Single-cell analysis reveals cellular reprogramming in advanced colon cancer following FOLFOX-bevacizumab treatment

Meiling Yang; Ciqiu Yang; Dong Ma; Zijun Li; Wei Zhao; Dongyang Yang

doi:10.3389/fonc.2023.1219642

Single-cell analysis reveals cellular reprogramming in advanced colon cancer following FOLFOX-bevacizumab treatment

Front Oncol. 2023 Jul 28:13:1219642. doi: 10.3389/fonc.2023.1219642. eCollection 2023.

Authors

Meiling Yang^{1

2}, Ciqiu Yang³, Dong Ma⁴, Zijun Li⁵, Wei Zhao^{1

2

6}, Dongyang Yang⁴

Affiliations

¹ Guangdong Cardiovascular Institute, Guangdong Provincial People's Hospital, Guangdong Academy of Medical Sciences, Guangzhou, China.
² Medical Research Institute, Guangdong Provincial People's Hospital (Guangdong Academy of Medical Sciences), Southern Medical University, Guangzhou, China.
³ Department of Breast Cancer, Guangdong Provincial People's Hospital (Guangdong Academy of Medical Sciences), Southern Medical University, Guangzhou, China.
⁴ Medical Oncology, Guangdong Provincial People's Hospital (Guangdong Academy of Medical Sciences), Southern Medical University, Guangzhou, China.
⁵ Guangdong Provincial Institute of Geriatrics, Guangdong Provincial People's Hospital (Guangdong Academy of Medical Sciences), Southern Medical University, Guangzhou, China.
⁶ Key Laboratory of Stem Cells and Tissue Engineering (Sun Yat-Sen University), Ministry of Education, Guangzhou, China.

Abstract

Introduction: The combination of FOLFOX and bevacizumab (FOLFOX-Bev) is a promising treatment for advanced colorectal cancer (CRC). However, the response of the tumor microenvironment to FOLFOX-Bev is still largely unexplored.

Methods: We conducted single-cell transcriptomic analysis of CRC samples derived from a patient before and after treatment to gain insights into the cellular changes associated with FOLFOX-Bev treatment.

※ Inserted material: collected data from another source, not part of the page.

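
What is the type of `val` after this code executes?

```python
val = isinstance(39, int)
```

isinstance() returns bool

bool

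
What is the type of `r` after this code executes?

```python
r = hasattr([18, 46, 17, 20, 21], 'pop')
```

hasattr() returns bool

bool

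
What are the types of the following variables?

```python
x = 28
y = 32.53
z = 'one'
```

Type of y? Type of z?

y is float; z is str

float, str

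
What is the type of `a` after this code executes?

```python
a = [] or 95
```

'or' returns first truthy value (95, which is int)

int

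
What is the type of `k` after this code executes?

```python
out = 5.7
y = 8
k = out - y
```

float - int returns float (5.7 - 8 = -2.3)

float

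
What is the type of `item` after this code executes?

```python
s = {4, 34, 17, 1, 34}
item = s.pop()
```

Popping from a set of ints returns int

int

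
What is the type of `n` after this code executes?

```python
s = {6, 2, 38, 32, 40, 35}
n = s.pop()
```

Popping from a set of ints returns int

int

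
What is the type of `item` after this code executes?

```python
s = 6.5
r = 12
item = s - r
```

float - int returns float (6.5 - 12 = -5.5)

float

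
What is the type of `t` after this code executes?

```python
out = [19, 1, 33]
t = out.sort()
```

list.sort() returns None (sorts in place)

NoneType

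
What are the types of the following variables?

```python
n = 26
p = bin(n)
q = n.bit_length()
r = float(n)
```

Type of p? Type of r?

bin() returns str; float() returns float

str, float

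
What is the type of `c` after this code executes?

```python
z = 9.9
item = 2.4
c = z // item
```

float // float returns float (floor division preserves float type)

float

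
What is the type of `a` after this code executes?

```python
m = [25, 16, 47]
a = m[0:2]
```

Slicing a list always returns a list

list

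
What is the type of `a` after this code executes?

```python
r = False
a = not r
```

'not' always returns bool

bool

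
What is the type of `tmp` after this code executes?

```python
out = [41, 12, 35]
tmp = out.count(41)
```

list.count() returns int

int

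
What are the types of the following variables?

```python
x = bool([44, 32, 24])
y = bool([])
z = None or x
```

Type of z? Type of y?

None or <bool> returns the bool; bool() returns bool

bool, bool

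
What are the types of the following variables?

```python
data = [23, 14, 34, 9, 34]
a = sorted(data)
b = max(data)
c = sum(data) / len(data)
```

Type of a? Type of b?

sorted() returns list; max of ints returns int

list, int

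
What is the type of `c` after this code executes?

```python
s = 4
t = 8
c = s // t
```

int // int returns int (4 // 8 = 0)

int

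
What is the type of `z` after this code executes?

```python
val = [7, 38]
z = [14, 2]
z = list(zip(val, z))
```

list(zip(...)) returns a list of tuples

list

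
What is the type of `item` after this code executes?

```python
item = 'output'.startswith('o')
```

str.startswith() returns bool

bool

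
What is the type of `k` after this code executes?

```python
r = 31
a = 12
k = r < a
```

Comparison operators return bool

bool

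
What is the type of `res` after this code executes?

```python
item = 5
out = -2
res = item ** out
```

int ** negative int returns float

float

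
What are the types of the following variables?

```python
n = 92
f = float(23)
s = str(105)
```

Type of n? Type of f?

n is int; f is float

int, float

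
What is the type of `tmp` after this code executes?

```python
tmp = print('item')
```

print() returns None

NoneType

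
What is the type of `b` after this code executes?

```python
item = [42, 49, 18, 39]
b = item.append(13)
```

list.append() returns None (mutates in place)

NoneType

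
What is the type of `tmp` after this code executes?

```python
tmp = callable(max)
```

callable() returns bool

bool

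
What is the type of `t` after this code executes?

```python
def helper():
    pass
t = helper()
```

A function with no return statement returns None

NoneType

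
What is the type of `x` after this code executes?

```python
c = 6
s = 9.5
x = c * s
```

int * float returns float (6 * 9.5 = 57.0)

float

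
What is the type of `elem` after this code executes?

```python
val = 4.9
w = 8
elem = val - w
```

float - int returns float (4.9 - 8 = -3.1)

float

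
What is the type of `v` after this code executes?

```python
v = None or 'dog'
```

'or' with None returns the other value ('dog', str)

str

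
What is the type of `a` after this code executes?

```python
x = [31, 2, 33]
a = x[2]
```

Indexing a list of ints returns int (x[2] = 33)

int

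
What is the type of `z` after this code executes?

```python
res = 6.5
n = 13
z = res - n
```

float - int returns float (6.5 - 13 = -6.5)

float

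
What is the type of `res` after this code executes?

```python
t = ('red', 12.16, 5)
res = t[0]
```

Index 0 of tuple is 'red' which is str

str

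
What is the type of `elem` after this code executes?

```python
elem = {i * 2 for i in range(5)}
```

A set comprehension {expr for x in iterable} produces a set

set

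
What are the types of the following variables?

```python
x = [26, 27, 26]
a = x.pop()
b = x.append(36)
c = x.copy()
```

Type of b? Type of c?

list.append() returns None; list.copy() returns list

NoneType, list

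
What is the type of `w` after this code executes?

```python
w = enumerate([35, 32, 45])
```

enumerate() returns an enumerate iterator object

enumerate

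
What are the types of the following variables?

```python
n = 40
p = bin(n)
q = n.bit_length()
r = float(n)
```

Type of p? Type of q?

bin() returns str; int.bit_length() returns int

str, int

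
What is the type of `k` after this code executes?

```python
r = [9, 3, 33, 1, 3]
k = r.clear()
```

list.clear() returns None

NoneType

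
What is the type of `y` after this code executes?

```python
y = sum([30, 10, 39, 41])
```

sum() of ints returns int

int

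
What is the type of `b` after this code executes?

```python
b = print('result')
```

print() returns None

NoneType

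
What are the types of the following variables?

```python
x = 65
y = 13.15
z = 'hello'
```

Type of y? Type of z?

y is float; z is str

float, str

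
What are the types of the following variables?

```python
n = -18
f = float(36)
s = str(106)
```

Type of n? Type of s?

n is int; s is str

int, str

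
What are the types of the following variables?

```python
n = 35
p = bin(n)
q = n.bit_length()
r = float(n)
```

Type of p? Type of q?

bin() returns str; int.bit_length() returns int

str, int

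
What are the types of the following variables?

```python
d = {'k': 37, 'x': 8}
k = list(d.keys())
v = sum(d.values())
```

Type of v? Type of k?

sum of int values returns int; list(...) returns list

int, list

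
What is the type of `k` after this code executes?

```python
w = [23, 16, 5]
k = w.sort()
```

list.sort() returns None (sorts in place)

NoneType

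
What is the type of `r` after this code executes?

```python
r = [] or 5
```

'or' returns first truthy value (5, which is int)

int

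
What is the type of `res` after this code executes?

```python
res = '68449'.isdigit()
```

str.isdigit() returns bool

bool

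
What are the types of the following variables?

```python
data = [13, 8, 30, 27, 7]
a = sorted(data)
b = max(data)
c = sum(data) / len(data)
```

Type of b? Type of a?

max of ints returns int; sorted() returns list

int, list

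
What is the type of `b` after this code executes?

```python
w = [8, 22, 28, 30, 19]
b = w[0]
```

Indexing a list of ints returns int (w[0] = 8)

int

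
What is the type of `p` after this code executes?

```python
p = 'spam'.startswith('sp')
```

str.startswith() returns bool

bool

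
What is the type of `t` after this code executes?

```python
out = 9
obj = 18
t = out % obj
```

int % int returns int (9 % 18 = 9)

int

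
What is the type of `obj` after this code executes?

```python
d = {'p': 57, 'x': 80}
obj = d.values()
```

.values() returns a dict_values view object

dict_values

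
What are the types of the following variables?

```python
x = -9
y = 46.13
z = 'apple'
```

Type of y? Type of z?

y is float; z is str

float, str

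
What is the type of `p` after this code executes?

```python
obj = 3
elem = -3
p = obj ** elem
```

int ** negative int returns float

float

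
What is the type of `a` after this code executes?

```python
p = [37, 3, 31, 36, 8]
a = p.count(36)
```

list.count() returns int

int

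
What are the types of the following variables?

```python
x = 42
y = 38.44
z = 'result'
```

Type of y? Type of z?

y is float; z is str

float, str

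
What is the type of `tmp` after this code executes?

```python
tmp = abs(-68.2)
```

abs() of float returns float

float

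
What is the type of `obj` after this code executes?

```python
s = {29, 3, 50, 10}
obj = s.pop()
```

Popping from a set of ints returns int

int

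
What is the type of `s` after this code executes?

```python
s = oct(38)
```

oct() returns str representation

str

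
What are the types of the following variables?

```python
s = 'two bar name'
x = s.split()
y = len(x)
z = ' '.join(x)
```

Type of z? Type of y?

str.join() returns str; len() returns int

str, int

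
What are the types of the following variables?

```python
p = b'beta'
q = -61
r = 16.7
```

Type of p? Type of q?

p is bytes; q is int

bytes, int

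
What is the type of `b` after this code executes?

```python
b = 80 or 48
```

'or' returns the first truthy value (80, which is int)

int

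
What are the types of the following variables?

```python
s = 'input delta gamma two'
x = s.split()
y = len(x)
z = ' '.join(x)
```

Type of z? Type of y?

str.join() returns str; len() returns int

str, int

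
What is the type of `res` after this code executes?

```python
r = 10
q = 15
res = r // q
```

int // int returns int (10 // 15 = 0)

int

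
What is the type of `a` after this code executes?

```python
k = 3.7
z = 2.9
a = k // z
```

float // float returns float (floor division preserves float type)

float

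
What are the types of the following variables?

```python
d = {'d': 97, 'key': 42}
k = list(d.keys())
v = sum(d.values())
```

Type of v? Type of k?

sum of int values returns int; list(...) returns list

int, list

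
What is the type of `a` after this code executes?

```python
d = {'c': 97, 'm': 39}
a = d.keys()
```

.keys() returns a dict_keys view object

dict_keys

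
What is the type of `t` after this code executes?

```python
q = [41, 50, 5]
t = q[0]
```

Indexing a list of ints returns int (q[0] = 41)

int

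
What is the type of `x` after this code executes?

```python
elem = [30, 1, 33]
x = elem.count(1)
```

list.count() returns int

int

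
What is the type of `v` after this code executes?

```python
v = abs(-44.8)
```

abs() of float returns float

float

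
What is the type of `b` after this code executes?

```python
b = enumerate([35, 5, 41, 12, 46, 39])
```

enumerate() returns an enumerate iterator object

enumerate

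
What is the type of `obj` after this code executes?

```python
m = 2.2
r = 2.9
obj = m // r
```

float // float returns float (floor division preserves float type)

float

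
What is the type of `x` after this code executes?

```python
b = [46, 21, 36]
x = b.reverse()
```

list.reverse() returns None

NoneType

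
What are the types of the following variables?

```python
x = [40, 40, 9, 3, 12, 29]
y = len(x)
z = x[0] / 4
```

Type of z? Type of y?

int / int returns float; len() returns int

float, int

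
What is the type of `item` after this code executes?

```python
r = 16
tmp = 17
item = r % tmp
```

int % int returns int (16 % 17 = 16)

int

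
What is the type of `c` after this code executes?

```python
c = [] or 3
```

'or' returns first truthy value (3, which is int)

int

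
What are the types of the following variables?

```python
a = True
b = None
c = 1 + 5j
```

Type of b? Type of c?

b is NoneType; c is complex

NoneType, complex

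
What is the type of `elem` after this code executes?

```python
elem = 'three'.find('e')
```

str.find() returns int (index, or -1)

int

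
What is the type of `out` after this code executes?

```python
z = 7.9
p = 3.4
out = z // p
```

float // float returns float (floor division preserves float type)

float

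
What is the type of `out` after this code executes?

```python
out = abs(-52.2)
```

abs() of float returns float

float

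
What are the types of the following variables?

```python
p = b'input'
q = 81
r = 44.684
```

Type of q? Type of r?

q is int; r is float

int, float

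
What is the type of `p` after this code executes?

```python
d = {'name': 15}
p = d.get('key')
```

dict.get() returns None when key 'key' is not found and no default given

NoneType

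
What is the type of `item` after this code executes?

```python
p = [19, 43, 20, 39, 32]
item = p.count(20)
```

list.count() returns int

int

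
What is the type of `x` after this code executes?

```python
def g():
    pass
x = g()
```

A function with no return statement returns None

NoneType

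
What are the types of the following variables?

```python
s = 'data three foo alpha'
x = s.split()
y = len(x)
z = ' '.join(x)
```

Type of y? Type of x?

len() returns int; str.split() returns list

int, list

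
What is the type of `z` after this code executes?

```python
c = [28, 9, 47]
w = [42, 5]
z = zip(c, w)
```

zip() returns a zip iterator object

zip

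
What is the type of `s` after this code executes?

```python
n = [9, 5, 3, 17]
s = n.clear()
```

list.clear() returns None

NoneType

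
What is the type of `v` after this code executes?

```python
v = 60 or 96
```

'or' returns the first truthy value (60, which is int)

int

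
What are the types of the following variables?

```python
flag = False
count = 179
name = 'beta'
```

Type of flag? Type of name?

flag is bool; name is str

bool, str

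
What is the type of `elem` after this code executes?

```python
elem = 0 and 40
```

'and' returns the first falsy value (0, which is int)

int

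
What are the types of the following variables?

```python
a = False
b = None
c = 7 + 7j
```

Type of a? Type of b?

a is bool; b is NoneType

bool, NoneType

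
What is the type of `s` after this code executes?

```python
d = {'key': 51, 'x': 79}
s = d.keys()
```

.keys() returns a dict_keys view object

dict_keys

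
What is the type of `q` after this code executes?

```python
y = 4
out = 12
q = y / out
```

int / int always returns float in Python 3 (4 / 12 = 0.333333)

float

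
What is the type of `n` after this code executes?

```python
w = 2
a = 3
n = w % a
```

int % int returns int (2 % 3 = 2)

int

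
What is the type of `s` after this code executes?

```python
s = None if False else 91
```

Ternary: condition is False, else branch (91) taken → int

int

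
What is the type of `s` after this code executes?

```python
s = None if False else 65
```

Ternary: condition is False, else branch (65) taken → int

int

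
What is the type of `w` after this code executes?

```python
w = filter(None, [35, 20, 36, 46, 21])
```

filter() returns a filter iterator object

filter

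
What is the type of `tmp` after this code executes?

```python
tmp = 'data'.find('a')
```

str.find() returns int (index, or -1)

int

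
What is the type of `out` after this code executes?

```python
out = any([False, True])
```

any() returns bool

bool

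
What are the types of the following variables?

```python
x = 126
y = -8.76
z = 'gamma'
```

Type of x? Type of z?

x is int; z is str

int, str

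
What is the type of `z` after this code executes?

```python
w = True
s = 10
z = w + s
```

bool + int returns int (True is 1, so 1 + 10 = 11)

int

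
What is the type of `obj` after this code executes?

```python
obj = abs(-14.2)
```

abs() of float returns float

float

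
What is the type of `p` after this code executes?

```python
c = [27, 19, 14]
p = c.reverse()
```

list.reverse() returns None

NoneType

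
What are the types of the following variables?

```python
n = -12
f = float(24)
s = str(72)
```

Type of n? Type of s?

n is int; s is str

int, str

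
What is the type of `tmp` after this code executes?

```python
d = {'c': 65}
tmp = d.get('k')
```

dict.get() returns None when key 'k' is not found and no default given

NoneType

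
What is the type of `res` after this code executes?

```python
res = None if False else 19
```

Ternary: condition is False, else branch (19) taken → int

int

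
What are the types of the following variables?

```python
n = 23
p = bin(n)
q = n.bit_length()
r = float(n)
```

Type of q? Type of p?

int.bit_length() returns int; bin() returns str

int, str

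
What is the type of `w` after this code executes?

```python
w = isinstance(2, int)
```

isinstance() returns bool

bool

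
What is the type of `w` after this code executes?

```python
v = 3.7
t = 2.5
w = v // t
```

float // float returns float (floor division preserves float type)

float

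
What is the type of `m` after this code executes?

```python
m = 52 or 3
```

'or' returns the first truthy value (52, which is int)

int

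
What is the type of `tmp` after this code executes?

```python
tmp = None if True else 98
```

Ternary: condition is True, if branch (None) taken → NoneType

NoneType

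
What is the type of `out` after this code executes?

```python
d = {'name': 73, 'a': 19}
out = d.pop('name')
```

dict.pop() returns the value (int)

int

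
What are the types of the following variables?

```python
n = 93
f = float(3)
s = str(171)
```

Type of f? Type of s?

f is float; s is str

float, str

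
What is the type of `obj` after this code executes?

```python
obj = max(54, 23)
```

max() of ints returns int

int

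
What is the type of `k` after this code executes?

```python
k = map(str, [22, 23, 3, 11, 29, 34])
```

map() returns a map iterator object

map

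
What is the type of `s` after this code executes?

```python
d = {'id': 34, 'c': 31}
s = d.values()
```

.values() returns a dict_values view object

dict_values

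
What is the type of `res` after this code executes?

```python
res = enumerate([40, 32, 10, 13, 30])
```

enumerate() returns an enumerate iterator object

enumerate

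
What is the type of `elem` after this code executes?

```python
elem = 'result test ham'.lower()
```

str.lower() returns str

str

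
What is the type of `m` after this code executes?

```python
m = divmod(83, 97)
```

divmod() returns a tuple (quotient, remainder)

tuple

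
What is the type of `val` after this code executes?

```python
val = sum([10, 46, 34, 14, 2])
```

sum() of ints returns int

int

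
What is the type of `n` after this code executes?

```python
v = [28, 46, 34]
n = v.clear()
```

list.clear() returns None

NoneType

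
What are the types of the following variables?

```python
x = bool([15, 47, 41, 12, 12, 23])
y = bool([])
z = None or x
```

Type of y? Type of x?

bool() returns bool; bool() returns bool

bool, bool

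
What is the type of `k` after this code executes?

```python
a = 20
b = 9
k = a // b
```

int // int returns int (20 // 9 = 2)

int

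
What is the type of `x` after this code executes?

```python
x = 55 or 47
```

'or' returns the first truthy value (55, which is int)

int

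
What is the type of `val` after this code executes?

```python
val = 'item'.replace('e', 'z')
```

str.replace() returns str

str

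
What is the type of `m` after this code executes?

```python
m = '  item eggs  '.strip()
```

str.strip() returns str

str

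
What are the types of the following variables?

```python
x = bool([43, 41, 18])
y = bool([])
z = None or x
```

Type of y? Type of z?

bool() returns bool; None or <bool> returns the bool

bool, bool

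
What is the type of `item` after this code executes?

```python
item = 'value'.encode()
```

str.encode() returns bytes

bytes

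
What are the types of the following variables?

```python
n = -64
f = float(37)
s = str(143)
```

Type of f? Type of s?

f is float; s is str

float, str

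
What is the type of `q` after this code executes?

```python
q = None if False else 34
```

Ternary: condition is False, else branch (34) taken → int

int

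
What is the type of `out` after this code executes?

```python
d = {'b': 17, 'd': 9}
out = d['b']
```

Accessing dict[str, int] with key 'b' returns int value 17

int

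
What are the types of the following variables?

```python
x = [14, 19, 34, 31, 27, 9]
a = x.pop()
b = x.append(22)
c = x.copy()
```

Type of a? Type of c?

list.pop() returns the element (int); list.copy() returns list

int, list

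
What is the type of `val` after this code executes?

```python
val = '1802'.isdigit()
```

str.isdigit() returns bool

bool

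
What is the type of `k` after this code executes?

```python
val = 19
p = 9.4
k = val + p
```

int + float returns float (19 + 9.4 = 28.4)

float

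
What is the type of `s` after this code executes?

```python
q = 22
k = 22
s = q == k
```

Equality comparison returns bool

bool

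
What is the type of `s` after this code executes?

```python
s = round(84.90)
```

round() with no ndigits arg returns int

int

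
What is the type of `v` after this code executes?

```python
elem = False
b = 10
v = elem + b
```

bool + int returns int (False is 0, so 0 + 10 = 10)

int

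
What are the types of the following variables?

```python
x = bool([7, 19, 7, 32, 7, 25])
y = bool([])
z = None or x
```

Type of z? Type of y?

None or <bool> returns the bool; bool() returns bool

bool, bool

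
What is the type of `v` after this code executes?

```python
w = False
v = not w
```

'not' always returns bool

bool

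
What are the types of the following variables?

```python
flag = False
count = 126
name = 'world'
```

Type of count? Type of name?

count is int; name is str

int, str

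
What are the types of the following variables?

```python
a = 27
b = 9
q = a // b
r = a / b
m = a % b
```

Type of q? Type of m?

int // int returns int; int % int returns int

int, int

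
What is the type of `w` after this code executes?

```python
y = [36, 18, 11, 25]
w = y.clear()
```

list.clear() returns None

NoneType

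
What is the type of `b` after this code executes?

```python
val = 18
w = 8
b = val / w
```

int / int always returns float in Python 3 (18 / 8 = 2.25)

float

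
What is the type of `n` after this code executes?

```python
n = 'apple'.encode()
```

str.encode() returns bytes

bytes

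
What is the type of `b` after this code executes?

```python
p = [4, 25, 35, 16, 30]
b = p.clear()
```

list.clear() returns None

NoneType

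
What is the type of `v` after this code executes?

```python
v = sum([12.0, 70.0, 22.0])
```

sum() of floats returns float

float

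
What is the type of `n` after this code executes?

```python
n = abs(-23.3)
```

abs() of float returns float

float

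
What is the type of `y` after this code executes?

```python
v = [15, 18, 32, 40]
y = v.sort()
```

list.sort() returns None (sorts in place)

NoneType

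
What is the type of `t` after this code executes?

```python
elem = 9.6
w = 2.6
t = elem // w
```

float // float returns float (floor division preserves float type)

float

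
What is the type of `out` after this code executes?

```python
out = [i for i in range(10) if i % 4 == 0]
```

A list comprehension [...] produces a list

list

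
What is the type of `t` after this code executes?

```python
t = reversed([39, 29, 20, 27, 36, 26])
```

reversed() on a list returns a list_reverseiterator

list_reverseiterator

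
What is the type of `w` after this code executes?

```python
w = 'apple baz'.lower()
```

str.lower() returns str

str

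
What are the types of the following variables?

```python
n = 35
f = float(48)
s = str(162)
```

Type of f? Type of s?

f is float; s is str

float, str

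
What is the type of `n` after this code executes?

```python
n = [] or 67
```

'or' returns first truthy value (67, which is int)

int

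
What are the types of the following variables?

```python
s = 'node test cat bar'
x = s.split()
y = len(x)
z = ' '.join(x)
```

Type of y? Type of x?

len() returns int; str.split() returns list

int, list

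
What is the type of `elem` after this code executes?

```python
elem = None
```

None has type NoneType

NoneType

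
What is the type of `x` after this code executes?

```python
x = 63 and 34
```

'and' returns the last value when all truthy (34, which is int)

int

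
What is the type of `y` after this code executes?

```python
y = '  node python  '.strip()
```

str.strip() returns str

str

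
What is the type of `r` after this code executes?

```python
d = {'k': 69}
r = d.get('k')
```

dict.get() returns the value (int) when key is found

int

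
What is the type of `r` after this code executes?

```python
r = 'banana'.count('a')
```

str.count() returns int

int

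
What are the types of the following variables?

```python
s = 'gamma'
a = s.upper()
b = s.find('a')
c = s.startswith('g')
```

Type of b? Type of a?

str.find() returns int; str.upper() returns str

int, str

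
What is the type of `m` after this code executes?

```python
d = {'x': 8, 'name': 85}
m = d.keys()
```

.keys() returns a dict_keys view object

dict_keys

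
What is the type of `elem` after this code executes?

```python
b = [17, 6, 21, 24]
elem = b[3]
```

Indexing a list of ints returns int (b[3] = 24)

int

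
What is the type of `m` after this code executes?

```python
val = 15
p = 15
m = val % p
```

int % int returns int (15 % 15 = 0)

int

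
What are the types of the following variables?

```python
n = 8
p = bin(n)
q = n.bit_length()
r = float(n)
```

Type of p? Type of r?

bin() returns str; float() returns float

str, float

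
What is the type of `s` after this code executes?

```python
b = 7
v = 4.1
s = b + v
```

int + float returns float (7 + 4.1 = 11.1)

float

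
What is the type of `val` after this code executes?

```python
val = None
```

None has type NoneType

NoneType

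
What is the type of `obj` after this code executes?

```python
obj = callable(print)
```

callable() returns bool

bool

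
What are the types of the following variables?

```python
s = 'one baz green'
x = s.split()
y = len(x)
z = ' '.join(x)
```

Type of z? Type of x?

str.join() returns str; str.split() returns list

str, list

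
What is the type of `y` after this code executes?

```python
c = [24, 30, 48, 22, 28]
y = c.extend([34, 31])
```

list.extend() returns None

NoneType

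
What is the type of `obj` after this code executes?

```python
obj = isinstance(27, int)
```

isinstance() returns bool

bool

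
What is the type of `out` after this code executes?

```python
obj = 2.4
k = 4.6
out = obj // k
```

float // float returns float (floor division preserves float type)

float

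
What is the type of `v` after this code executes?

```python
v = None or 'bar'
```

'or' with None returns the other value ('bar', str)

str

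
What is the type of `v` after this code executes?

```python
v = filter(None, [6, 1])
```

filter() returns a filter iterator object

filter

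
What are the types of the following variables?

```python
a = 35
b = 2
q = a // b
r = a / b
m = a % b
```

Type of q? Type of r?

int // int returns int; int / int returns float

int, float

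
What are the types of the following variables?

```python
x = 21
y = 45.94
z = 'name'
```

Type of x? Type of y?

x is int; y is float

int, float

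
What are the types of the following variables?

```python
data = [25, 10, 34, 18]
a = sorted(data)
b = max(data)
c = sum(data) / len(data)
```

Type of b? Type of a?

max of ints returns int; sorted() returns list

int, list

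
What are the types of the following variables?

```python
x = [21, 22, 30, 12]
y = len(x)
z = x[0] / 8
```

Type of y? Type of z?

len() returns int; int / int returns float

int, float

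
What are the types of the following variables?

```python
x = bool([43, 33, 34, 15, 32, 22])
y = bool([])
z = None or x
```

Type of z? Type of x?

None or <bool> returns the bool; bool() returns bool

bool, bool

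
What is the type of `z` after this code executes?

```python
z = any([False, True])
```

any() returns bool

bool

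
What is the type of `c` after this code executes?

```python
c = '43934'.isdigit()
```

str.isdigit() returns bool

bool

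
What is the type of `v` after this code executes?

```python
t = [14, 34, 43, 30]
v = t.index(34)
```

list.index() returns int

int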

Results: We found that cancer cells with high proliferative, metastatic, and pro-angiogenic properties respond better to FOLFOX-Bev treatment. Moreover, FOLFOX-Bev enhances CD8⁺ T cell cytotoxicity, thereby boosting the anti-tumor immune response. Conversely, FOLFOX-Bev impairs the functionality of tumor-associated macrophages, plasma cells, and cancer-associated fibroblasts, leading to a decrease in VEGFB-mediated angiogenesis. Furthermore, FOLFOX-Bev treatment reset intercellular communication, which could potentially affect the function of non-cancer cells.

Discussion: Our findings provide valuable insights into the molecular mechanisms underlying the response of advanced CRC to FOLFOX-Bev treatment and highlight potential targets for improving the efficacy of this treatment strategy.

Keywords: FOLFOX; VEGF; advanced colorectal cancer; bevacizumab; single-cell transcriptomic analysis.

Grants and funding

This work was supported by the National Natural Science Foundation of China (81972651, and 82172698), the High‐level Hospital Construction Project (DFJHBF202102) and CSCO-Qilu Oncology Research Project (Y-QL2019-0360).